Too strange to speak

I have been sporadically checking in with the Iditarod this past week and a half, mainly because I am a huge fan of Blair Braverman and her dogs. We had a blustery, bitterly cold several days, and while crunching through the snow with my non-working dogs, I imagined racing across a quiet stretch of wilderness on a sled pulled by dogs gone nearly silent as they run. I don't literally wish I were racing the Iditarod, especially after learning how hard mushing is on the fingers, but it's the best kind of fantasy in March in Maine.

Blair's Twitter is one of the only reasons I still open Twitter. I think she and Nicole Cliff and the kid who pets dogs should be in charge of Twitter 100 percent. If you need a little extra faith in humanity right about now, please go read this thread prompted by Nicole's question "What is the kindest thing a stranger has done or said to you?"

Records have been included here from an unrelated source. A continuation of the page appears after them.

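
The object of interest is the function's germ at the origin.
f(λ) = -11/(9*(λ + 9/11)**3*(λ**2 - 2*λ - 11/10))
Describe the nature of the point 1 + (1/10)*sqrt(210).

The denominator factor λ**2 - 2*λ - 11/10 vanishes at 1 + (1/10)*sqrt(210) and appears to the power 1; the numerator there equals -11/9, nonzero, and no other factor vanishes.
Hence a pole whose order is the multiplicity, 1.

The point is a pole of order 1.


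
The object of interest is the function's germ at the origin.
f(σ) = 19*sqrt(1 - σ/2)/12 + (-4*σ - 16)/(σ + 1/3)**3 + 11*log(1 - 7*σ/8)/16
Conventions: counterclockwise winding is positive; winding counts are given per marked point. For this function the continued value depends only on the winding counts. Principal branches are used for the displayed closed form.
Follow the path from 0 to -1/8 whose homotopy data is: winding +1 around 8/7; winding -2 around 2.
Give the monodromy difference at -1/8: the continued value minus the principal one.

Continued minus principal equals (11/8)*pi*i.

The rational part is single-valued and drops out of the difference; each branch term changes only by its own monodromy.
(19/12)*sqrt(1 - σ/(2)): winding -2 is even, the square root returns to the same sheet, contribution 0.
(11/16)*log(1 - σ/(8/7)): each positive loop around 8/7 adds 2*pi*i to the log, so winding +1 contributes (11/16)*(1)*2*pi*i = (11/8)*pi*i.
Summing the contributions at σ = -1/8 gives (11/8)*pi*i.


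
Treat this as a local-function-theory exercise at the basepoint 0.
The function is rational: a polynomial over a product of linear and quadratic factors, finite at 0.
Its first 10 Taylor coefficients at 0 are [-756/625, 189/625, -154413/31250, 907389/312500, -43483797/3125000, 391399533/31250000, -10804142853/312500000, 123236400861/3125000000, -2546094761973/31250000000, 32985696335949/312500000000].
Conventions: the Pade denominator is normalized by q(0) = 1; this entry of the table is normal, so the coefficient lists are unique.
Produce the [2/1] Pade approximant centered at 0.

The Pade approximant has numerator coefficients [-756/625, -1042713/2553125, -60809238/12765625]; denominator coefficients [1, 4801/8170].

Taylor coefficients needed (read off): a_0 = -756/625, a_1 = 189/625, a_2 = -154413/31250, a_3 = 907389/312500.
Write the denominator as Q(ξ) = 1 + q1*ξ. Requiring Q*f - P = O(ξ^4) with deg P <= 2 kills the coefficients of ξ^3..ξ^3 in Q*f:
  ξ^3: a_3 + q1*a_2 = 0, i.e. 907389/312500 + (-154413/31250)*q1 = 0.
Solving this linear system: q1 = 4801/8170.
The numerator is Q*f truncated at degree 2: P0 = a_0 = -756/625; P1 = a_1 + q1*a_0 = -1042713/2553125; P2 = a_2 + q1*a_1 = -60809238/12765625.


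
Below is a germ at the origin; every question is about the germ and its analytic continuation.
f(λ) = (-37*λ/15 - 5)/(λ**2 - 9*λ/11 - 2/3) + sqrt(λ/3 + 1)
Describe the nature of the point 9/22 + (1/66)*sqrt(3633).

The denominator factor λ**2 - 9*λ/11 - 2/3 vanishes at 9/22 + (1/66)*sqrt(3633) and appears to the power 1; the numerator there equals -661/110 - (37/990)*sqrt(3633), nonzero, and no other factor vanishes.
The branch terms are analytic at this point.
Hence a pole whose order is the multiplicity, 1.

The point is a pole of order 1.


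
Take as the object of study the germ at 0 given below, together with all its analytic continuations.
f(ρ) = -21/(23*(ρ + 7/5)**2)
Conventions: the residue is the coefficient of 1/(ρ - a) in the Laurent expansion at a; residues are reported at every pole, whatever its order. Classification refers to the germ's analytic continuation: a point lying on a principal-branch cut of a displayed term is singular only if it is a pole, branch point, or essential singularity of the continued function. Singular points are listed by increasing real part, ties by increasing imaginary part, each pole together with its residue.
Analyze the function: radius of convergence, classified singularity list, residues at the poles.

Radius of convergence at 0: 7/5.
At -7/5: a pole of order 2; residue 0.

Denominator factor (ρ + 7/5)^2: pole of order 2 at -7/5, modulus 7/5.
The radius of convergence is the smallest modulus among the singular points: 7/5.
At the order-2 pole -7/5 set g(ρ) = (ρ - (-7/5))^2*f(ρ) = -21/23.
Order-2 pole: residue = g'(a); g'(-7/5) = 0, so the residue is 0.


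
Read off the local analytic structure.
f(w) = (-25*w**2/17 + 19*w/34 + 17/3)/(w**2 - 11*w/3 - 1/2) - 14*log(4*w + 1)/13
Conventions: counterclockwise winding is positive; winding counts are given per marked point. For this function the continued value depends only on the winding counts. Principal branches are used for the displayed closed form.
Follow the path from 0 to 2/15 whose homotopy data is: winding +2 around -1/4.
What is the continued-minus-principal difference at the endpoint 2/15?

Continued minus principal equals -(56/13)*pi*i.

The rational part is single-valued and drops out of the difference; each branch term changes only by its own monodromy.
(-14/13)*log(1 - w/(-1/4)): each positive loop around -1/4 adds 2*pi*i to the log, so winding +2 contributes (-14/13)*(2)*2*pi*i = -(56/13)*pi*i.
Summing the contributions at w = 2/15 gives -(56/13)*pi*i.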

In other news, on a wet and icy city walk with the dogs this morning, I shuffled my feet carefully and thought about how many hours of my childhood I might have wasted spent desperately trying to have telekinesis.

Oh of late I wake with this wedged deeply, intractably, in my head, rather than the dreams that should be lingering there.


My horoscope this week (go find yours!)

"You’re usually so comfortable living inside language, so good at translating your shimmering ideas into words that can be shared. This week, though, you might encounter moments that language fails you. Your emotions might feel inexpressible, too dense, too complicated, too strange to speak. It’s okay. This doesn’t mean there’s anything wrong — not with the feelings, and not with your words. It just means that language was never meant to do everything. Some experiences are meant to be solitary. Some emotions aren’t asking to be spoken yet, only felt."